Skinner v. Hunter

Chadwick, J.—

Respondent began an action to foreclose a mortgage upon certain property in Spokane. A lis pendens was filed at the time the action was commenced. The property was occupied by appellants Bedford as tenants from month to month. They were not made parties to the foreclosure proceedings. Before judgment was entered, the Bed-fords, whom I shall refer to as appellants, purchased the property of the mortgagors and, on the same day, filed a declaration of homestead. After decree and sale, appellants refused to give possession, and respondent applied for and was granted a writ of assistance. Counsel contends that a writ of assistance is not a proper remedy, but as the record is not sufficient to raise that issue, we will consider his main reliance, that is, that his clients are entitled to remain in possession of the mortgaged premises under their claim of homestead.

*608The filing of a lis pendens bars a stranger to the title from asserting a homestead in the property. Rem. Code, § 243; Jones, Mortgages (7th ed.), § 1664. See, also, Payson v. Jacobs, 38 Wash. 203, 80 Pac. 429; Portland & Seattle R. Co. v. Ladd, 47 Wash. 88, 91 Pac. 573.

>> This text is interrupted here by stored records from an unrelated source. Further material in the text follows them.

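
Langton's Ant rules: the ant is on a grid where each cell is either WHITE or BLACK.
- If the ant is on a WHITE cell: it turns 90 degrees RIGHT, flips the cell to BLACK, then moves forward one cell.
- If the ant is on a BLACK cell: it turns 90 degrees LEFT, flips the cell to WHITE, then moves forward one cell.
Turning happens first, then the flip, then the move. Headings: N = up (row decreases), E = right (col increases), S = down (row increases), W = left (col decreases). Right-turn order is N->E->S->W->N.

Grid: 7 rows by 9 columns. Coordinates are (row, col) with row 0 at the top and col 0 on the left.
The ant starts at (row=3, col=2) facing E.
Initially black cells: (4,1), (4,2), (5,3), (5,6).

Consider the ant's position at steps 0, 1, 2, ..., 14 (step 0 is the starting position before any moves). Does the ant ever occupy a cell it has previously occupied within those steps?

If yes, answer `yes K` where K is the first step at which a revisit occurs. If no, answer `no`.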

Under our statute, the right to claim a homestead in property can hardly be said to be a matter of traffic. It is a right reserved to a “judgment debtor” to “retain” possession of the mortgaged premises during the period of redemption. Rem. Code, § 602.

Since appellants’ grantors had neither possession nor right of homestead at the time the lis pendens was filed, it follows that the judgment must be affirmed.

Ellis, C. J., Main, and Webster, JJ., concur.